Si possono trovare numerosi indizi circa la posizione esatta della tomba di San Policarpo, sulla posizione del tumulto accanto allo stadio dove il santo fu martirizzato. A guidarci nella giusta direzione, ci sono delle formazioni rocciose, una parte del muro del cimitero e un’antica costruzione raffigurata su vecchie cartoline postali che sono state conservate. Inoltre, i pellegrini storici hanno menzionato nelle loro memorie una sorgente sacra accanto al sepolcro.
Policarpo, patrono dei vigili del fuoco.
Nel parcheggio della stazione dei vigili del fuoco, se avvicini l’orecchio al suolo, puoi sentire lo scroscio dell’acqua. Ma, è forse la stessa caserma dei pompieri, l’indizio più interessante e più indicativo. È stata costruito da un residente ungherese della comunità levantina della città.
Da fervente cristiano, sapeva benissimo che san Policarpo era il protettore e patrono dei vigili del fuoco.
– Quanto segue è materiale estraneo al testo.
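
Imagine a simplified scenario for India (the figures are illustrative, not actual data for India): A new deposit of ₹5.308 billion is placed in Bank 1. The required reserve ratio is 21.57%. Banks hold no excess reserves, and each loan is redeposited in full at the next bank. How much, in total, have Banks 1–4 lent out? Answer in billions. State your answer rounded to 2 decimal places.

Bank i lends (1 − rr)^i of the original deposit: Bank 1 lends 5.308·0.7843 ≈ 4.1631, Bank 2 lends 5.308·0.7843² ≈ 3.2651, and so on.
Summing a geometric series: total = 5.308·[0.7843·(1 − 0.7843^4) / (1 − 0.7843)] ≈ 11.9974 billion.

₹12.00 billion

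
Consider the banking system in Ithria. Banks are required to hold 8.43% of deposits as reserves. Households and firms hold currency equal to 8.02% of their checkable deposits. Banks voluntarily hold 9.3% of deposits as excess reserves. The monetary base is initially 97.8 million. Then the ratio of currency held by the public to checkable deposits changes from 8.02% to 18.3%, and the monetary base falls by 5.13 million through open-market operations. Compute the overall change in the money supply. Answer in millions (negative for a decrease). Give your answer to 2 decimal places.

Before: m₁ = (1 + 0.0802) / (0.0843 + 0.093 + 0.0802) ≈ 4.19495, MB₁ = 97.8, so M₁ = 4.19495 × 97.8 ≈ 410.2661 million.
After: m₂ = (1 + 0.183) / (0.0843 + 0.093 + 0.183) ≈ 3.28337, MB₂ = 97.8 − 5.13 = 92.67, so M₂ = 3.28337 × 92.67 ≈ 304.2699 million.
ΔM = M₂ − M₁ = 304.2699 − 410.2661 = -105.9962 million.

-106.00 million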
Ancora oggi, i vigili del fuoco cristiani espongono icone e offrono doni a San Policarpo. Il costruttore ungherese non ha potuto trovare modo migliore per onorare il santo, dopo la distruzione della sua tomba dalle intemperie e dall’intervento umano, che quello di costruire una caserma dei pompieri per proteggere per sempre la città cristiana.